# What You'll Need:
→ Peanut filling
02 - 3 tablespoons creamy peanut butter
03 - 1 tablespoon mayonnaise
04 - 1 1/2 teaspoons soy sauce (use gluten-free tamari if avoiding gluten)
05 - 1 teaspoon sriracha (adjust to taste)
06 - 1 teaspoon fresh lime juice
07 - 1 teaspoon honey
08 - 1/2 teaspoon freshly grated ginger
09 - 1/4 teaspoon garlic powder
10 - Salt and freshly ground black pepper, to taste
→ Cucumber relish
11 - 1/3 cup finely diced seedless cucumber
12 - 2 tablespoons finely chopped fresh cilantro
13 - 1 tablespoon finely chopped red onion
14 - 1 teaspoon rice vinegar
15 - 1/2 teaspoon granulated sugar
16 - Pinch of salt
→ Garnish
17 - Crushed roasted peanuts
18 - Fresh cilantro leaves
19 - Extra sriracha, for drizzling (optional)
# Directions:
01 - Place eggs in a medium saucepan and cover with cold water by about 1 inch. Bring to a rolling boil over high heat. Once boiling, cover the pan, remove from heat and let stand for 10 to 12 minutes.
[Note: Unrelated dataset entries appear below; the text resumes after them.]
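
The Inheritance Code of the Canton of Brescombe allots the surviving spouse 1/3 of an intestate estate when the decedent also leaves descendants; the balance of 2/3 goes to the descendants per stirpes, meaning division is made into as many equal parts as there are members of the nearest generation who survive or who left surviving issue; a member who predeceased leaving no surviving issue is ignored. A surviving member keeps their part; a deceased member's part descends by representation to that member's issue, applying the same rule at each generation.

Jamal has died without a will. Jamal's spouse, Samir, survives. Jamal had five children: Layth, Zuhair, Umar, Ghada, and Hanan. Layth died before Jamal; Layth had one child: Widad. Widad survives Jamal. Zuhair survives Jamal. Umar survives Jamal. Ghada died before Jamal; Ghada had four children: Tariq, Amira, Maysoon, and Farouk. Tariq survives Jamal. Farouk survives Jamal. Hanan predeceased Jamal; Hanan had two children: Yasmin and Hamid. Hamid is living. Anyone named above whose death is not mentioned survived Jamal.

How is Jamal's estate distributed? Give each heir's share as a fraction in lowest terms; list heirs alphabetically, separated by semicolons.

Amira 1/30; Farouk 1/30; Hamid 1/15; Maysoon 1/30; Samir 1/3; Tariq 1/30; Umar 2/15; Widad 2/15; Yasmin 1/15; Zuhair 2/15

Samir, as surviving spouse, takes 1/3.
The remaining 2/3 passes to Jamal's descendants per stirpes.
The 2/3 is divided into 5 equal shares of 2/15 among Layth, Zuhair, Umar, Ghada, Hanan.
Layth predeceased; the 2/15 allotted to Layth's branch passes to Layth's issue by representation.
Widad is the sole taker at this level and receives the full 2/15.
Zuhair is living and takes 2/15.
Umar is living and takes 2/15.
Ghada predeceased; the 2/15 allotted to Ghada's branch passes to Ghada's issue by representation.
The 2/15 is divided into 4 equal shares of 1/30 among Tariq, Amira, Maysoon, Farouk.
Tariq is living and takes 1/30.
Amira is living and takes 1/30.
Maysoon is living and takes 1/30.
Farouk is living and takes 1/30.
Hanan predeceased; the 2/15 allotted to Hanan's branch passes to Hanan's issue by representation.
The 2/15 is divided into 2 equal shares of 1/15 among Yasmin, Hamid.
Yasmin is living and takes 1/15.
Hamid is living and takes 1/15.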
02 - Drain hot water and transfer eggs to an ice water bath to cool for at least 5 minutes. Peel the eggs, wiping away any shell fragments.
03 - Slice each egg lengthwise and gently remove yolks to a mixing bowl. Arrange the egg white halves on a serving platter, keeping cavities intact.
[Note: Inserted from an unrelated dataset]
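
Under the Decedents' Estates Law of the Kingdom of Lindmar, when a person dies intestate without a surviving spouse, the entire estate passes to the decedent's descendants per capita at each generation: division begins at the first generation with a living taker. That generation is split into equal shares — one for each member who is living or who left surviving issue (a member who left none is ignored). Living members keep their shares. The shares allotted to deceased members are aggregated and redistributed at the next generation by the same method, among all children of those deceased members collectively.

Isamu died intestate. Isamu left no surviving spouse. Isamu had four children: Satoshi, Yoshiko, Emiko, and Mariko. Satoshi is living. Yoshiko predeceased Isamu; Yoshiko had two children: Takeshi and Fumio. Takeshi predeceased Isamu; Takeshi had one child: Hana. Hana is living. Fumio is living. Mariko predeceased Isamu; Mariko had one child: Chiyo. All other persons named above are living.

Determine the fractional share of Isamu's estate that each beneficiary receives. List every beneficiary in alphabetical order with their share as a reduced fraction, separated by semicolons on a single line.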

04 - To the bowl with yolks add peanut butter, mayonnaise, soy sauce, sriracha, lime juice, honey, grated ginger and garlic powder. Mash and whisk until smooth and glossy; season with salt and pepper to taste.
05 - Transfer the peanut mixture to a piping bag or use a spoon to portion the filling into each egg white cavity, smoothing or piping to finish.
06 - Combine diced cucumber, chopped cilantro, red onion, rice vinegar, sugar and a pinch of salt in a small bowl; stir gently and taste-adjust for brightness and seasoning.
07 - Spoon a small amount of cucumber relish onto each filled half. Sprinkle with crushed peanuts, add cilantro leaves and drizzle a little sriracha if desired.
08 - Refrigerate for at least 15 minutes to meld flavors, then serve chilled as an appetizer.